In 2009, IG officials reported regional managers in New York instructed raters to intentionally enter the wrong date for when claims were filed so it would appear the office was processing them more quickly. About 56 percent of claims had falsified dates, a practice that had been going on for many years.
A 2010 IG investigation shows at least two regional offices were substituting newer and simpler cases for older and more complex ones to make it appear they were moving them more quickly.
That tactic is widespread in the agency, said Paul Sullivan, a former VA official who has testified in front of multiple congressional committees about the backlog and is now a member of the board of directors of Veterans for Common Sense.
So while the average wait for a rating decision is about nine months, that includes a high volume of easy cases. For those with more complex conditions, the waits are far longer.

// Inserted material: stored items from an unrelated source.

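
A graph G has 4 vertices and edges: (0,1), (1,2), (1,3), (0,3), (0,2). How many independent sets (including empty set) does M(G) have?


An independent set in a graphic matroid is an acyclic edge subset.
G has 4 vertices and 5 edges.
Enumerate all 2^5 = 32 subsets, checking for acyclicity.
Total independent sets = 24.

24


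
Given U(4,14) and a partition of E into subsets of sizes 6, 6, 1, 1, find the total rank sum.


r(Ai) = min(|Ai|, 4) for each part.
Sum = min(6,4) + min(6,4) + min(1,4) + min(1,4)
    = 4 + 4 + 1 + 1
    = 10.

10


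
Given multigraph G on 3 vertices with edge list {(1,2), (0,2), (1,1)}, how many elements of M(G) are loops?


In a graphic matroid, a loop is a self-loop edge (u,u) with rank 0.
Examining all 3 edges for self-loops...
Self-loops found: (1,1)
Number of loops = 1.

1


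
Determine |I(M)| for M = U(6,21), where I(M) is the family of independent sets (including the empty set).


Independent sets of U(6,21) are all subsets of size <= 6.
Count = C(21,0) + C(21,1) + C(21,2) + C(21,3) + C(21,4) + C(21,5) + C(21,6)
     = 1 + 21 + 210 + 1330 + 5985 + 20349 + 54264
     = 82160.

82160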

The VA has cleared out most of the easy claims, and is left with the more difficult ones, said Sullivan, who also serves as director of veterans outreach at the law firm Bergmann & Moore, which represents veterans with VA claims.
It now takes about 273 days for a regional office to decide a claim, according to the most recent data published by VA. A year ago, it was 227 days.
"These offices went overboard in processing easy claims and then they hit a day of reckoning, a brick wall, when suddenly the only claims left were mostly older, complicated claims," Sullivan said.
Fixing mistakes in appealed cases is a low priority at VA, according to a May 2012 IG report. Office managers are judged by how many initial claims are processed, and are not penalized for allowing appealed cases to linger, the IG found.
As a result, VA officials who should be fixing old cases are allowed to mix in new claims to meet their productivity requirements, according to the report.
Violante said more emphasis needs to be put on deciding claims right the first time.
"If you do a case wrong in 125 days, you have met your goal of having it decided but you've added another three years at the board and two years in court," he said. "What have you gained? You've gained nothing."